Amy Gordon

Personal information
- Full name: Amy Grace Gordon
- Born: 3 October 2001 (age 24) Redhill, Surrey, England
- Batting: Right-handed
- Bowling: Right-arm off-spin
- Role: Bowler

Domestic team information
- 2016–2024: Surrey
- 2018–2019: Surrey Stars
- 2020: South East Stars
- 2021: Welsh Fire
- 2025-present: Kent

Career statistics
| Competition | WLA | WT20 |
| Matches | 20 | 49 |
| Runs scored | 166 | 522 |
| Batting average | 15.09 | 18.00 |
| 100s/50s | 0/0 | 0/2 |
| Top score | 31* | 54 |
| Balls bowled | 313 | 588 |
| Wickets | 5 | 25 |
| Bowling average | 58.20 | 23.88 |
| 5 wickets in innings | 0 | 0 |
| 10 wickets in match | 0 | 0 |
| Best bowling | 2/44 | 3/15 |
| Catches/stumpings | 10/– | 16/– |
- Source: CricketArchive, 23 October 2023

= Amy Gordon (cricketer) =

English cricketer (born 2001)

Amy Grace Gordon (born 3 October 2001) is an English cricketer who is currently on the books of Kent. She plays primarily as a right-arm off-spin bowler, as well as a right-handed lower-order batter. She has previously played for Surrey, Surrey Stars, South East Stars and Welsh Fire.

==Early life==
Gordon was born on 3 October 2001 in Redhill, Surrey.

==Domestic career==
Gordon made her county debut in 2016, for Surrey against Worcestershire in the Twenty20 Cup. Overall, she took five wickets at an average of 9.00 in the Twenty20 Cup that season, including her Twenty20 best bowling figures of 3/15 against Staffordshire. Gordon was part of the Surrey side that won promotion to Division 1 of the County Championship in 2018, contributing 84 runs including her List A high score of 31*. In 2021, she scored 126 runs and took 3 wickets for Surrey in the Twenty20 Cup. In the 2022 Women's Twenty20 Cup, Gordon was Surrey's leading run-scorer, with 102 runs, and their joint-leading wicket-taker, with 6 wickets. She scored her maiden Twenty20 half-century during the tournament, scoring 54 against Hampshire. She played three matches in the 2023 Women's Twenty20 Cup, scoring one half-century. In April 2024, she was named as captain of Surrey.

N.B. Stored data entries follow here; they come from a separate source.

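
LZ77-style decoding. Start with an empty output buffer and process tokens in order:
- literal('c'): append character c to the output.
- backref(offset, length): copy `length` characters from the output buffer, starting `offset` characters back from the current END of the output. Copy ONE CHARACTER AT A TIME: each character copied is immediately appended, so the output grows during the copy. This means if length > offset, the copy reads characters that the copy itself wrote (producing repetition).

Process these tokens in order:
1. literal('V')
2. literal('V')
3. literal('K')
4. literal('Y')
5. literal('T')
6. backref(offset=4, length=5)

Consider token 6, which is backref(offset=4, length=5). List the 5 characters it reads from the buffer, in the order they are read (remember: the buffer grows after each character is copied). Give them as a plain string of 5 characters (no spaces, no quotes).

Answer: VKYTV

Derivation:
Token 1: literal('V'). Output: "V"
Token 2: literal('V'). Output: "VV"
Token 3: literal('K'). Output: "VVK"
Token 4: literal('Y'). Output: "VVKY"
Token 5: literal('T'). Output: "VVKYT"
Token 6: backref(off=4, len=5). Buffer before: "VVKYT" (len 5)
  byte 1: read out[1]='V', append. Buffer now: "VVKYTV"
  byte 2: read out[2]='K', append. Buffer now: "VVKYTVK"
  byte 3: read out[3]='Y', append. Buffer now: "VVKYTVKY"
  byte 4: read out[4]='T', append. Buffer now: "VVKYTVKYT"
  byte 5: read out[5]='V', append. Buffer now: "VVKYTVKYTV"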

Gordon was called up to play for Surrey Stars in the Women's Cricket Super League in 2018 midway through the tournament, as an injury-replacement for Grace Gibbs. Whilst she did not play for the side that season, she was a full member of the squad in 2019, playing 7 matches and taking 2 wickets at an average of 32.00.

In 2020, Gordon played for South East Stars in the Rachael Heyhoe Flint Trophy. She appeared in three matches and took 1 wicket, against Southern Vipers. In 2021, she was in Welsh Fire's squad in The Hundred, but did not play a match.

Gordon was named Surrey captain in April 2024. In November 2024, she left the club to join Kent ahead of the 2025 season which will see a newly restructured women's domestic cricket set-up in England and Wales.